Because the terminal region of human telomeres consist of precise telomeric repeats, a change in telomere sequence induced by a small molecule Citation54 or by a mutation in the TER template Citation55 causes telomere de-protection, activation of the DNA damage response and end-to-end fusions, which cause apoptotic cell death. It is possible that the human STE functions like its fission yeast counterpart. The human STE may help to ensure telomeric sequence by preventing run-on reverse transcription by promoting TBE formation Citation56 or by another mechanism that affects processivity. In this scenario, therapeutics directed against the human STE loop could change telomerase activity, disrupt the sequence of telomeric DNA, alter the composition of shelterin and trigger apoptosis. In support of this strategy, the human TER STE loop is accessible to chemical probes in vivo when complexed with TERT.Citation19 Furthermore, RNA hairpin loops have already been targeted by small molecule selection strategies Citation57 for the treatment of disease.Citation58

Conclusion

The STE is a highly conserved region of telomerase RNAs that is distant from the telomerase core, but affects the catalysis of nucleotide addition and, as shown recently,Citation1 the fidelity of the telomere sequence and hence shelterin composition.
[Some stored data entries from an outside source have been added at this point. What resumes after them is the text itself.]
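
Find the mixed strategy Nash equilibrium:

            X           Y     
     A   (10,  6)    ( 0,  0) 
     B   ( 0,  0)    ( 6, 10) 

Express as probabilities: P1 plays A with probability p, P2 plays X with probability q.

p = 0.625, q = 0.375

Work:
Find probabilities that make opponent indifferent:
P2 chooses q to make P1 indifferent between A and B
P1 chooses p to make P2 indifferent between X and Y
Mixed NE: P1 plays (A: 0.625, B: 0.375), P2 plays (X: 0.375, Y: 0.625)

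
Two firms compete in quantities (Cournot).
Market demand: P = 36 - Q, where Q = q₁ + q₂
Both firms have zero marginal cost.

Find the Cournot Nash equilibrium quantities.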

The STE's physical separation from the core suggests an opportunity for regulating telomerase activity by mechanisms that bring the STE into a position where it can affect catalytic events. Furthermore, the STE's exposure in vivo Citation19 indicates that it is likely accessible to therapeutic agents.

Disclosure of potential conflicts of interest

No potential conflicts of interest were disclosed.